Le 25/06/2020 à 09h40
Voici les chiffres de mars 2020 correspondant aux demandes de temps sur les principales machines nationales en France, avec heures disponibles sur la machine et heures demandées par les projets, et la pression des demandes par rapport à la disponibilités :
La machine Joliot-Curie Rome est nouvelle et les codes ne sont pas forcément prêts pour y tourner, mais ça devrait vite changer.
Joliot-Curie V100 doit souffrir de la comparaison avec Jean Zay GPU. Et la partition KNL n’a à ma connaissance jamais eu un succès fou.

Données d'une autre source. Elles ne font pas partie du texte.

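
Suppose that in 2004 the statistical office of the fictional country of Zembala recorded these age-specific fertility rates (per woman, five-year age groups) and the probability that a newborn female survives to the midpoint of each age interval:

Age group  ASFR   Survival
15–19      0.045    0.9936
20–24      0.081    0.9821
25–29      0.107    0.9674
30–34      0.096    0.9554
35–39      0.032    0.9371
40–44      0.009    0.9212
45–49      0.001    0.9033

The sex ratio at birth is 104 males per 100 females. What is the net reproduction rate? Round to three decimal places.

Proportion female at birth = 100 / (100 + 104) = 0.49020.
Each age group contributes 5 × ASFR × survival:
  15–19: 5 × 0.045 × 0.9936 = 0.22356
  20–24: 5 × 0.081 × 0.9821 = 0.39775
  25–29: 5 × 0.107 × 0.9674 = 0.51756
  30–34: 5 × 0.096 × 0.9554 = 0.45859
  35–39: 5 × 0.032 × 0.9371 = 0.14994
  40–44: 5 × 0.009 × 0.9212 = 0.04145
  45–49: 5 × 0.001 × 0.9033 = 0.00452
Sum = 1.79337
NRR = 0.49020 × 1.79337 = 0.87911

0.879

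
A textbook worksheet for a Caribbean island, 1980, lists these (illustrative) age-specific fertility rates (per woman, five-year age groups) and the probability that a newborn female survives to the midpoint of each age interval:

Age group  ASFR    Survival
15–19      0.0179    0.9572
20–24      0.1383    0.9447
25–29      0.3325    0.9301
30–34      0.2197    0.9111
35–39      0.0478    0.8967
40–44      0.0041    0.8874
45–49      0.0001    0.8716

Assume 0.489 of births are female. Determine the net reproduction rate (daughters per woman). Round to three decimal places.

Proportion female at birth = 0.489.
Weighting each age-specific rate by interval width and survival:
  15–19: 5 × 0.0179 × 0.9572 = 0.08567
  20–24: 5 × 0.1383 × 0.9447 = 0.65326
  25–29: 5 × 0.3325 × 0.9301 = 1.54629
  30–34: 5 × 0.2197 × 0.9111 = 1.00084
  35–39: 5 × 0.0478 × 0.8967 = 0.21431
  40–44: 5 × 0.0041 × 0.8874 = 0.01819
  45–49: 5 × 0.0001 × 0.8716 = 0.00044
Sum = 3.51900
NRR = 0.489 × 3.51900 = 1.72079
NRR > 1, so each generation more than replaces itself.

1.721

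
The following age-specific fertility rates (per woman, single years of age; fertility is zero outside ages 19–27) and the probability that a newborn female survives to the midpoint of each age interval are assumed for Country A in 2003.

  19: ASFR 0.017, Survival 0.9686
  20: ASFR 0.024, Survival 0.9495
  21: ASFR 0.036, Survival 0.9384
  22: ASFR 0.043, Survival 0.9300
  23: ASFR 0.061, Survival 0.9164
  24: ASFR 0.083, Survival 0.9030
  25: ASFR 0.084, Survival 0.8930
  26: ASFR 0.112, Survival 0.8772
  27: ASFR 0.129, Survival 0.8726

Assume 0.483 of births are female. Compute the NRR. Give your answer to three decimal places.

0.256

Proportion female at birth = 0.483.
Each age group contributes 1 × ASFR × survival:
  19: 1 × 0.017 × 0.9686 = 0.01647
  20: 1 × 0.024 × 0.9495 = 0.02279
  21: 1 × 0.036 × 0.9384 = 0.03378
  22: 1 × 0.043 × 0.9300 = 0.03999
  23: 1 × 0.061 × 0.9164 = 0.05590
  24: 1 × 0.083 × 0.9030 = 0.07495
  25: 1 × 0.084 × 0.8930 = 0.07501
  26: 1 × 0.112 × 0.8772 = 0.09825
  27: 1 × 0.129 × 0.8726 = 0.11257
Sum = 0.52971
NRR = 0.483 × 0.52971 = 0.25585
NRR < 1, so the cohort does not fully replace itself.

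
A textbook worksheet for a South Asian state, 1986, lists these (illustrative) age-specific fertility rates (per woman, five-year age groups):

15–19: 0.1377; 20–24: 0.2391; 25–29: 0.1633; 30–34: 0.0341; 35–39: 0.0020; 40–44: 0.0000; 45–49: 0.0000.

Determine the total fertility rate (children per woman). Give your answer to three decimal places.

2.881

Sum of ASFRs = 0.1377 + 0.2391 + 0.1633 + 0.0341 + 0.0020 + 0.0000 + 0.0000 = 0.5762
TFR = 5 × 0.5762 = 2.881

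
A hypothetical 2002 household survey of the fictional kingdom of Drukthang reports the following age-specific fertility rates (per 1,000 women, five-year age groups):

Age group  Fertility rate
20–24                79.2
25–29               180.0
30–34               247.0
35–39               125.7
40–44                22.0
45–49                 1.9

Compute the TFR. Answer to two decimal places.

Sum of ASFRs = 79.2 + 180.0 + 247.0 + 125.7 + 22.0 + 1.9 = 655.8
TFR = 5 × 655.8 / 1000 = 3.279

3.28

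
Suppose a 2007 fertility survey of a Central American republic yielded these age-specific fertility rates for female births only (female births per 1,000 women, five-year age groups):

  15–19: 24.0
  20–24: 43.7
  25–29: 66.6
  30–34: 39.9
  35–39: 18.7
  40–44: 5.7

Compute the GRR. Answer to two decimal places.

0.99

Sum of female ASFRs = 24.0 + 43.7 + 66.6 + 39.9 + 18.7 + 5.7 = 198.6
GRR = 5 × 198.6 / 1000 = 0.993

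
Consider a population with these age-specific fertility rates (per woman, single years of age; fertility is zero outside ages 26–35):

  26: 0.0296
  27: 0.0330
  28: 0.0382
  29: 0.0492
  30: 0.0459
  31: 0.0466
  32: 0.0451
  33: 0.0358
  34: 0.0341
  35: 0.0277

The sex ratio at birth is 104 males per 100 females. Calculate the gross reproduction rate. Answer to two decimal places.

0.19

Proportion female at birth = 100 / (100 + 104) = 0.49020.
Sum of ASFRs = 0.0296 + 0.0330 + 0.0382 + 0.0492 + 0.0459 + 0.0466 + 0.0451 + 0.0358 + 0.0341 + 0.0277 = 0.3852
TFR = 0.3852
GRR = 0.49020 × 0.3852 = 0.18883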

Les demandes de temps viennent de toutes les disciplines scientifiques, les plus gros consommateurs sont
Je n‘ai pas retrouvé les chiffres d’heures consommées effectivement et de taux d‘occupation mais sur les machines "CPU généralistes" c’est souvent très élevé (machines utilisées à plus de 90%).
Le 25/06/2020 à 09h50
Tout ça dépend beaucoup des applications. Certaines dépendent quasi exclusivement du CPU, d‘autres de la bande passante mémoire, d’autres de l‘équilibrage de charge entre processus, d’autres des accès disques, et d‘autres encore d’un mélange de tout ça.
Mais il y a des applis limitées par la bande passante mémoire qui ne peuvent pas utiliser de GPU.
Le 25/06/2020 à 11h55
Merci pour ces info
Le 25/06/2020 à 12h37
La recherche militaire a très souvent des retombées sur le reste, ce n’est pas mauvais en soi. Et si on peut remplacer des expériences physiques (comme faire péter une bombe atomique) par des calculs, c‘est pas plus mal.
Le 25/06/2020 à 14h09
Oui, comme dit ça dépend forcément des workloads. Mais ceux qui nécessitent beaucoup de BP mémoire et ne peuvent être traités sur GPU sont plutôt l‘exception que la règle (d’ailleurs tu parles de cas où le GPU n‘est pas utilisable parce que le code n’est pas porté sur CUDA/OpenCL je suppose ?)
Le 25/06/2020 à 18h24
Ça c‘est le monde merveilleux, en pratique et pour bosser dans le HPC c’est pas du tout comme ça que ça marche !
Dans le monde scientifique il reste une très grande majorité de codes qui ne sont pas portés sur GPU aujourd‘hui. D’ailleurs le premier supercalculateur français disposant d‘un nombre important de GPU (Jean Zay qui a été cité plus tôt) a été installé il y a moins d’un an.
Ça n‘empêche pas qu’une majorité des codes en question est limitée par la bande passante mémoire.
Mon message était clairement focalisé sur l‘usage HPC où on pourrait voir des gains importants en mettant de la HBM2 sur des nœuds purement CPU (exactement ce qu’on fait les Japonais avec Fugaku).
De ce que je sais ils ne sont pas publics mais c’est évidemment un sujet majeur pour les centres de calcul, leurs tutelles, Genci et cie.
Le 26/06/2020 à 09h46
Certains des codes qu‘on utilise ne sont pas vraiment portables sur GPU. On peut avoir par exemple des structures de données un peu tordues et volumineuses (plusieurs Go par cœur CPU) à mettre en RAM, et des accès aléatoires à la mémoire. Rien ne loge sur le cache, on a en permanence besoin d’aller chercher les données en RAM, les calculs ne sont pas franchement vectoriels, bref rien de bien pour GPU.
Alors bien sûr il y a aussi des codes non portés sur GPU parce qu‘on n’a pas la main d’œuvre pour le faire, mais certains codes ne pourront jamais être portés efficacement parce que les algorithmes ne s‘y prêtent pas. Et pour autant la bande passante mémoire peut être un point critique pour ces codes.